When my A and I was seperated last month, it was so hard not to talk to him. I was reminded by someone here on the board, not to see things through rose colored glasses. I smiled and thought that is exactly what I am doing. I like you missed his voice, I missed his smile. I found however I didn't miss the drama his way of life brings into our home. So I waited and waited, it took my A ten days to call me and 6 more to ask to come home. We are living day to day right now, he is still drinking. I did make it very clear however that I will not live or associate with anyone that I know is using drugs. Trust has become such an issue living with an A. He seems to be trying hard to say what he means and meaning what he says. If he says I am on my way home, he has been following through, not stopping at every other bar on the way home. He is making a geniune effort to spend time with me and not just watching tv. I am taking it slow and one day at a time. When I feel myself getting frustrated, I breath. Hang in there, sometimes we have to live one moment at a time. You will know when the time is right for you.
I found the same thing as both of you. It was easy for him not to call me, cause he could just get wasted and forget about me...
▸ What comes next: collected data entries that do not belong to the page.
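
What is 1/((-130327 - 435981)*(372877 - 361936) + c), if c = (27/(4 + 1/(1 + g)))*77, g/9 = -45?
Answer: -1615/10006500122304 ≈ -1.6140e-10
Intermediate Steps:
g = -405 (g = 9*(-45) = -405)
c = 839916/1615 (c = (27/(4 + 1/(1 - 405)))*77 = (27/(4 + 1/(-404)))*77 = (27/(4 - 1/404))*77 = (27/(1615/404))*77 = (27*(404/1615))*77 = (10908/1615)*77 = 839916/1615 ≈ 520.07)
1/((-130327 - 435981)*(372877 - 361936) + c) = 1/((-130327 - 435981)*(372877 - 361936) + 839916/1615) = 1/(-566308*10941 + 839916/1615) = 1/(-6195975828 + 839916/1615) = 1/(-10006500122304/1615) = -1615/10006500122304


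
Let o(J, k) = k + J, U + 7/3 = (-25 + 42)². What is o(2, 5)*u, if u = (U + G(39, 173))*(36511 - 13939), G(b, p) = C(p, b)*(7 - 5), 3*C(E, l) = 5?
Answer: 45821160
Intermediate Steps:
C(E, l) = 5/3 (C(E, l) = (⅓)*5 = 5/3)
U = 860/3 (U = -7/3 + (-25 + 42)² = -7/3 + 17² = -7/3 + 289 = 860/3 ≈ 286.67)
G(b, p) = 10/3 (G(b, p) = 5*(7 - 5)/3 = (5/3)*2 = 10/3)
u = 6545880 (u = (860/3 + 10/3)*(36511 - 13939) = 290*22572 = 6545880)
o(J, k) = J + k
o(2, 5)*u = (2 + 5)*6545880 = 7*6545880 = 45821160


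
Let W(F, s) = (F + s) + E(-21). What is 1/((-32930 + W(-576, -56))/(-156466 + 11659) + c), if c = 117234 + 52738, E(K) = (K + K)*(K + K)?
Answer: 11139/1893320554 ≈ 5.8833e-6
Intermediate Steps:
E(K) = 4*K² (E(K) = (2*K)*(2*K) = 4*K²)
W(F, s) = 1764 + F + s (W(F, s) = (F + s) + 4*(-21)² = (F + s) + 4*441 = (F + s) + 1764 = 1764 + F + s)
c = 169972
1/((-32930 + W(-576, -56))/(-156466 + 11659) + c) = 1/((-32930 + (1764 - 576 - 56))/(-156466 + 11659) + 169972) = 1/((-32930 + 1132)/(-144807) + 169972) = 1/(-31798*(-1/144807) + 169972) = 1/(2446/11139 + 169972) = 1/(1893320554/11139) = 11139/1893320554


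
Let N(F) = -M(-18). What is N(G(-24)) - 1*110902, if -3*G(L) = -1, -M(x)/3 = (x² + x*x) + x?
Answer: -109012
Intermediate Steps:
M(x) = -6*x² - 3*x (M(x) = -3*((x² + x*x) + x) = -3*((x² + x²) + x) = -3*(2*x² + x) = -3*(x + 2*x²) = -6*x² - 3*x)
G(L) = ⅓ (G(L) = -⅓*(-1) = ⅓)
N(F) = 1890 (N(F) = -(-3)*(-18)*(1 + 2*(-18)) = -(-3)*(-18)*(1 - 36) = -(-3)*(-18)*(-35) = -1*(-1890) = 1890)
N(G(-24)) - 1*110902 = 1890 - 1*110902 = 1890 - 110902 = -109012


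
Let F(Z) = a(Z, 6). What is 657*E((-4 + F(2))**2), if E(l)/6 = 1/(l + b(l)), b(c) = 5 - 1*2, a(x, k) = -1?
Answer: 1971/14 ≈ 140.79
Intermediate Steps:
F(Z) = -1
b(c) = 3 (b(c) = 5 - 2 = 3)
E(l) = 6/(3 + l) (E(l) = 6/(l + 3) = 6/(3 + l))
657*E((-4 + F(2))**2) = 657*(6/(3 + (-4 - 1)**2)) = 657*(6/(3 + (-5)**2)) = 657*(6/(3 + 25)) = 657*(6/28) = 657*(6*(1/28)) = 657*(3/14) = 1971/14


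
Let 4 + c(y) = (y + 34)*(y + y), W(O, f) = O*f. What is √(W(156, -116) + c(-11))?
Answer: I*√18606 ≈ 136.4*I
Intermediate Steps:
c(y) = -4 + 2*y*(34 + y) (c(y) = -4 + (y + 34)*(y + y) = -4 + (34 + y)*(2*y) = -4 + 2*y*(34 + y))
√(W(156, -116) + c(-11)) = √(156*(-116) + (-4 + 2*(-11)² + 68*(-11))) = √(-18096 + (-4 + 2*121 - 748)) = √(-18096 + (-4 + 242 - 748)) = √(-18096 - 510) = √(-18606) = I*√18606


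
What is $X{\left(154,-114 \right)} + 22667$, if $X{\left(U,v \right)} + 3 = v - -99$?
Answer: $22649$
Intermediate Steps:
$X{\left(U,v \right)} = 96 + v$ ($X{\left(U,v \right)} = -3 + \left(v - -99\right) = -3 + \left(v + 99\right) = -3 + \left(99 + v\right) = 96 + v$)
$X{\left(154,-114 \right)} + 22667 = \left(96 - 114\right) + 22667 = -18 + 22667 = 22649$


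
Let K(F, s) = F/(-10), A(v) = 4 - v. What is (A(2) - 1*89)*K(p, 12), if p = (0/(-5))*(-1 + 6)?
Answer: 0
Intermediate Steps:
p = 0 (p = (0*(-⅕))*5 = 0*5 = 0)
K(F, s) = -F/10 (K(F, s) = F*(-⅒) = -F/10)
(A(2) - 1*89)*K(p, 12) = ((4 - 1*2) - 1*89)*(-⅒*0) = ((4 - 2) - 89)*0 = (2 - 89)*0 = -87*0 = 0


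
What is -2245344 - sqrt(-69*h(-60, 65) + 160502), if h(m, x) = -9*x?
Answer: -2245344 - sqrt(200867) ≈ -2.2458e+6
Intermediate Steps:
-2245344 - sqrt(-69*h(-60, 65) + 160502) = -2245344 - sqrt(-(-621)*65 + 160502) = -2245344 - sqrt(-69*(-585) + 160502) = -2245344 - sqrt(40365 + 160502) = -2245344 - sqrt(200867)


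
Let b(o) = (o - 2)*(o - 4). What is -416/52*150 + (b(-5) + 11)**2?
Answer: 4276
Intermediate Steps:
b(o) = (-4 + o)*(-2 + o) (b(o) = (-2 + o)*(-4 + o) = (-4 + o)*(-2 + o))
-416/52*150 + (b(-5) + 11)**2 = -416/52*150 + ((8 + (-5)**2 - 6*(-5)) + 11)**2 = -416*1/52*150 + ((8 + 25 + 30) + 11)**2 = -8*150 + (63 + 11)**2 = -1200 + 74**2 = -1200 + 5476 = 4276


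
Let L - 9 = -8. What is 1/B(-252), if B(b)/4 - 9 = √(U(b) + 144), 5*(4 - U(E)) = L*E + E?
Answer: -45/3356 + √1555/1678 ≈ 0.010091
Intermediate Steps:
L = 1 (L = 9 - 8 = 1)
U(E) = 4 - 2*E/5 (U(E) = 4 - (1*E + E)/5 = 4 - (E + E)/5 = 4 - 2*E/5)
B(b) = 36 + 4*√(148 - 2*b/5) (B(b) = 36 + 4*√((4 - 2*b/5) + 144) = 36 + 4*√(148 - 2*b/5))
1/B(-252) = 1/(36 + 4*√(3700 - 10*(-252))/5) = 1/(36 + 4*√(3700 + 2520)/5) = 1/(36 + 4*√6220/5) = 1/(36 + 4*(2*√1555)/5) = 1/(36 + 8*√1555/5)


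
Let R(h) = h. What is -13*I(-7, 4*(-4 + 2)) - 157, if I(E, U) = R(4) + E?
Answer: -118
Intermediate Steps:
I(E, U) = 4 + E
-13*I(-7, 4*(-4 + 2)) - 157 = -13*(4 - 7) - 157 = -13*(-3) - 157 = 39 - 157 = -118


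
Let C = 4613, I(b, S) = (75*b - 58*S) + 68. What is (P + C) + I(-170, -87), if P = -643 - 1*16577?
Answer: -20243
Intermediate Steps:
P = -17220 (P = -643 - 16577 = -17220)
I(b, S) = 68 - 58*S + 75*b (I(b, S) = (-58*S + 75*b) + 68 = 68 - 58*S + 75*b)
(P + C) + I(-170, -87) = (-17220 + 4613) + (68 - 58*(-87) + 75*(-170)) = -12607 + (68 + 5046 - 12750) = -12607 - 7636 = -20243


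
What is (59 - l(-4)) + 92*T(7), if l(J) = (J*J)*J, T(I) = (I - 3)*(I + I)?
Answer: 5275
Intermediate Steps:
T(I) = 2*I*(-3 + I) (T(I) = (-3 + I)*(2*I) = 2*I*(-3 + I))
l(J) = J³ (l(J) = J²*J = J³)
(59 - l(-4)) + 92*T(7) = (59 - 1*(-4)³) + 92*(2*7*(-3 + 7)) = (59 - 1*(-64)) + 92*(2*7*4) = (59 + 64) + 92*56 = 123 + 5152 = 5275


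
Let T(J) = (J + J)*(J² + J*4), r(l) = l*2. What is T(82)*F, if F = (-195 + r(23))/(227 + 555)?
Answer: -86161336/391 ≈ -2.2036e+5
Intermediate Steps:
r(l) = 2*l
T(J) = 2*J*(J² + 4*J) (T(J) = (2*J)*(J² + 4*J) = 2*J*(J² + 4*J))
F = -149/782 (F = (-195 + 2*23)/(227 + 555) = (-195 + 46)/782 = -149*1/782 = -149/782 ≈ -0.19054)
T(82)*F = (2*82²*(4 + 82))*(-149/782) = (2*6724*86)*(-149/782) = 1156528*(-149/782) = -86161336/391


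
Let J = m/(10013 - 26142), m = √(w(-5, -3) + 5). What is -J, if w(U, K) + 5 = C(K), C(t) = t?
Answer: I*√3/16129 ≈ 0.00010739*I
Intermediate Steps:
w(U, K) = -5 + K
m = I*√3 (m = √((-5 - 3) + 5) = √(-8 + 5) = √(-3) = I*√3 ≈ 1.732*I)
J = -I*√3/16129 (J = (I*√3)/(10013 - 26142) = (I*√3)/(-16129) = (I*√3)*(-1/16129) = -I*√3/16129 ≈ -0.00010739*I)
-J = -(-1)*I*√3/16129 = I*√3/16129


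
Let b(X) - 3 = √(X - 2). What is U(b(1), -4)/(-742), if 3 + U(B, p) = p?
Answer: 1/106 ≈ 0.0094340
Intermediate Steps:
b(X) = 3 + √(-2 + X) (b(X) = 3 + √(X - 2) = 3 + √(-2 + X))
U(B, p) = -3 + p
U(b(1), -4)/(-742) = (-3 - 4)/(-742) = -7*(-1/742) = 1/106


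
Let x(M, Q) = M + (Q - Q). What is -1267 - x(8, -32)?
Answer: -1275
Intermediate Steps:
x(M, Q) = M (x(M, Q) = M + 0 = M)
-1267 - x(8, -32) = -1267 - 1*8 = -1267 - 8 = -1275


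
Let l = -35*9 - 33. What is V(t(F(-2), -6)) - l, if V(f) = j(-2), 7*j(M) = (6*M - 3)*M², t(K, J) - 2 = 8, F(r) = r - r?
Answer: 2376/7 ≈ 339.43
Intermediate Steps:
F(r) = 0
t(K, J) = 10 (t(K, J) = 2 + 8 = 10)
l = -348 (l = -315 - 33 = -348)
j(M) = M²*(-3 + 6*M)/7 (j(M) = ((6*M - 3)*M²)/7 = ((-3 + 6*M)*M²)/7 = (M²*(-3 + 6*M))/7 = M²*(-3 + 6*M)/7)
V(f) = -60/7 (V(f) = (3/7)*(-2)²*(-1 + 2*(-2)) = (3/7)*4*(-1 - 4) = (3/7)*4*(-5) = -60/7)
V(t(F(-2), -6)) - l = -60/7 - 1*(-348) = -60/7 + 348 = 2376/7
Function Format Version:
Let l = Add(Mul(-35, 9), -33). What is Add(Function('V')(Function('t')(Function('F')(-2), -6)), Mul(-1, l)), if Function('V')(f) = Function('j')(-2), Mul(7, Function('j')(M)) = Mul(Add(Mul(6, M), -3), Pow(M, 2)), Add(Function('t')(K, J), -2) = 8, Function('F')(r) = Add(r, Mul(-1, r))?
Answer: Rational(2376, 7) ≈ 339.43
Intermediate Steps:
Function('F')(r) = 0
Function('t')(K, J) = 10 (Function('t')(K, J) = Add(2, 8) = 10)
l = -348 (l = Add(-315, -33) = -348)
Function('j')(M) = Mul(Rational(1, 7), Pow(M, 2), Add(-3, Mul(6, M))) (Function('j')(M) = Mul(Rational(1, 7), Mul(Add(Mul(6, M), -3), Pow(M, 2))) = Mul(Rational(1, 7), Mul(Add(-3, Mul(6, M)), Pow(M, 2))) = Mul(Rational(1, 7), Mul(Pow(M, 2), Add(-3, Mul(6, M)))) = Mul(Rational(1, 7), Pow(M, 2), Add(-3, Mul(6, M))))
Function('V')(f) = Rational(-60, 7) (Function('V')(f) = Mul(Rational(3, 7), Pow(-2, 2), Add(-1, Mul(2, -2))) = Mul(Rational(3, 7), 4, Add(-1, -4)) = Mul(Rational(3, 7), 4, -5) = Rational(-60, 7))
Add(Function('V')(Function('t')(Function('F')(-2), -6)), Mul(-1, l)) = Add(Rational(-60, 7), Mul(-1, -348)) = Add(Rational(-60, 7), 348) = Rational(2376, 7)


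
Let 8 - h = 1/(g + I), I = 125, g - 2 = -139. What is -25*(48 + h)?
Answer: -16825/12 ≈ -1402.1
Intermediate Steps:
g = -137 (g = 2 - 139 = -137)
h = 97/12 (h = 8 - 1/(-137 + 125) = 8 - 1/(-12) = 8 - 1*(-1/12) = 8 + 1/12 = 97/12 ≈ 8.0833)
-25*(48 + h) = -25*(48 + 97/12) = -25*673/12 = -16825/12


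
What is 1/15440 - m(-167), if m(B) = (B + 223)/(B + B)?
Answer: 432487/2578480 ≈ 0.16773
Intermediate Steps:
m(B) = (223 + B)/(2*B) (m(B) = (223 + B)/((2*B)) = (223 + B)*(1/(2*B)) = (223 + B)/(2*B))
1/15440 - m(-167) = 1/15440 - (223 - 167)/(2*(-167)) = 1/15440 - (-1)*56/(2*167) = 1/15440 - 1*(-28/167) = 1/15440 + 28/167 = 432487/2578480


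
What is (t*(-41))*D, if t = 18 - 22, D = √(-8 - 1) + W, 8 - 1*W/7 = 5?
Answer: 3444 + 492*I ≈ 3444.0 + 492.0*I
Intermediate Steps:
W = 21 (W = 56 - 7*5 = 56 - 35 = 21)
D = 21 + 3*I (D = √(-8 - 1) + 21 = √(-9) + 21 = 3*I + 21 = 21 + 3*I ≈ 21.0 + 3.0*I)
t = -4
(t*(-41))*D = (-4*(-41))*(21 + 3*I) = 164*(21 + 3*I) = 3444 + 492*I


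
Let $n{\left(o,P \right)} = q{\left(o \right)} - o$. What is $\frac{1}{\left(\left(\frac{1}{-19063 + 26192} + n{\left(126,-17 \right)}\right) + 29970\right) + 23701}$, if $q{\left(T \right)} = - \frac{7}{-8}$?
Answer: $\frac{57032}{3053828351} \approx 1.8676 \cdot 10^{-5}$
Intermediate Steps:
$q{\left(T \right)} = \frac{7}{8}$ ($q{\left(T \right)} = \left(-7\right) \left(- \frac{1}{8}\right) = \frac{7}{8}$)
$n{\left(o,P \right)} = \frac{7}{8} - o$
$\frac{1}{\left(\left(\frac{1}{-19063 + 26192} + n{\left(126,-17 \right)}\right) + 29970\right) + 23701} = \frac{1}{\left(\left(\frac{1}{-19063 + 26192} + \left(\frac{7}{8} - 126\right)\right) + 29970\right) + 23701} = \frac{1}{\left(\left(\frac{1}{7129} + \left(\frac{7}{8} - 126\right)\right) + 29970\right) + 23701} = \frac{1}{\left(\left(\frac{1}{7129} - \frac{1001}{8}\right) + 29970\right) + 23701} = \frac{1}{\left(- \frac{7136121}{57032} + 29970\right) + 23701} = \frac{1}{\frac{1702112919}{57032} + 23701} = \frac{1}{\frac{3053828351}{57032}} = \frac{57032}{3053828351}$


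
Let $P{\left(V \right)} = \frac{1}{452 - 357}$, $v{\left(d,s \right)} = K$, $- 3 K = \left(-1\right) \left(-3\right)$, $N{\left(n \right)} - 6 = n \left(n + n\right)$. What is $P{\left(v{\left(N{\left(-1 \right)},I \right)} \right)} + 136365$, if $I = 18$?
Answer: $\frac{12954676}{95} \approx 1.3637 \cdot 10^{5}$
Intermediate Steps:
$N{\left(n \right)} = 6 + 2 n^{2}$ ($N{\left(n \right)} = 6 + n \left(n + n\right) = 6 + n 2 n = 6 + 2 n^{2}$)
$K = -1$ ($K = - \frac{\left(-1\right) \left(-3\right)}{3} = \left(- \frac{1}{3}\right) 3 = -1$)
$v{\left(d,s \right)} = -1$
$P{\left(V \right)} = \frac{1}{95}$
$P{\left(v{\left(N{\left(-1 \right)},I \right)} \right)} + 136365 = \frac{1}{95} + 136365 = \frac{12954676}{95}$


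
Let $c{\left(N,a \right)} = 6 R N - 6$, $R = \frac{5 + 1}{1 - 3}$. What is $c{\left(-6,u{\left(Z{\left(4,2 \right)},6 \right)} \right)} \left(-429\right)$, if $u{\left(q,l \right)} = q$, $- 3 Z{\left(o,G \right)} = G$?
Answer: $-43758$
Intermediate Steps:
$R = -3$ ($R = \frac{6}{-2} = 6 \left(- \frac{1}{2}\right) = -3$)
$Z{\left(o,G \right)} = - \frac{G}{3}$
$c{\left(N,a \right)} = -6 - 18 N$ ($c{\left(N,a \right)} = 6 \left(- 3 N\right) - 6 = - 18 N - 6 = -6 - 18 N$)
$c{\left(-6,u{\left(Z{\left(4,2 \right)},6 \right)} \right)} \left(-429\right) = \left(-6 - -108\right) \left(-429\right) = \left(-6 + 108\right) \left(-429\right) = 102 \left(-429\right) = -43758$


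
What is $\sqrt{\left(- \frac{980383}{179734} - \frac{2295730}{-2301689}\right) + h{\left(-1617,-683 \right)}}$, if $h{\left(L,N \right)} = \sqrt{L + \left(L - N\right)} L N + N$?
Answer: $\frac{\sqrt{-11533382484523329447550 + 18528563053610404363605036 i \sqrt{2551}}}{4095958126} \approx 5281.1 + 5281.2 i$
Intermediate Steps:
$h{\left(L,N \right)} = N + L N \sqrt{- N + 2 L}$ ($h{\left(L,N \right)} = \sqrt{- N + 2 L} L N + N = L \sqrt{- N + 2 L} N + N = L N \sqrt{- N + 2 L} + N = N + L N \sqrt{- N + 2 L}$)
$\sqrt{\left(- \frac{980383}{179734} - \frac{2295730}{-2301689}\right) + h{\left(-1617,-683 \right)}} = \sqrt{\left(- \frac{980383}{179734} - \frac{2295730}{-2301689}\right) - 683 \left(1 - 1617 \sqrt{\left(-1\right) \left(-683\right) + 2 \left(-1617\right)}\right)} = \sqrt{\left(\left(-980383\right) \frac{1}{179734} - - \frac{22730}{22789}\right) - 683 \left(1 - 1617 \sqrt{683 - 3234}\right)} = \sqrt{\left(- \frac{980383}{179734} + \frac{22730}{22789}\right) - 683 \left(1 - 1617 \sqrt{-2551}\right)} = \sqrt{- \frac{18256594367}{4095958126} - 683 \left(1 - 1617 i \sqrt{2551}\right)} = \sqrt{- \frac{18256594367}{4095958126} - \left(683 - 1104411 i \sqrt{2551}\right)} = \sqrt{- \frac{2815795994425}{4095958126} + 1104411 i \sqrt{2551}}$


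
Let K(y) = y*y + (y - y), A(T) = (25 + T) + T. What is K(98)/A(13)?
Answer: 9604/51 ≈ 188.31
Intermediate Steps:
A(T) = 25 + 2*T
K(y) = y**2 (K(y) = y**2 + 0 = y**2)
K(98)/A(13) = 98**2/(25 + 2*13) = 9604/(25 + 26) = 9604/51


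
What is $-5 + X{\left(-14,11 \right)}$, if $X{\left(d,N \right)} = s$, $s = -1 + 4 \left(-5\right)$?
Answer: $-26$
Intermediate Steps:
$s = -21$ ($s = -1 - 20 = -21$)
$X{\left(d,N \right)} = -21$
$-5 + X{\left(-14,11 \right)} = -5 - 21 = -26$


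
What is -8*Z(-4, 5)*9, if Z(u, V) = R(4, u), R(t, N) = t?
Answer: -288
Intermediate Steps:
Z(u, V) = 4
-8*Z(-4, 5)*9 = -8*4*9 = -32*9 = -288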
I had to go buy a Precious Moment's Serenity Prayer Cross Stitch, and tell myself that after I finished a part, I could call, then when I was finished that part, I would tell myself, well I won't call now, I will wait until after the next part. Slowly I started to not want to call him every second moment. A good thing too, cause the more i called, the more dissappointed I was that he wasn't as outwardly blue as I was.
Live in the moment. Remeber Your motivations for this, and keep the focus on you. You aren't doing this to get HIM fixed, you are doing this to return your own sanity (at least I hope that is your motivation ) Every time you make contact with him you will go back a step. But don't get down on yourself if you do go back a step, cause you have gone leaps and bounds!! A step back won't kill you.
take care, and keep posting when you want to call!
So for at least the next 15 minutues I will try and stay strong and not call him.
I really hope you make it for the next 15 minutes after that, and the next. and the next. You're making great progress. This is your day to take back your power!!! As we used to say back in the day..
Keep On Truckin Baby!!!!
Christy (Cjo)
__________________
If we think that miracles are normal, we will expect them. And expecting a miracle is the surest way to get one.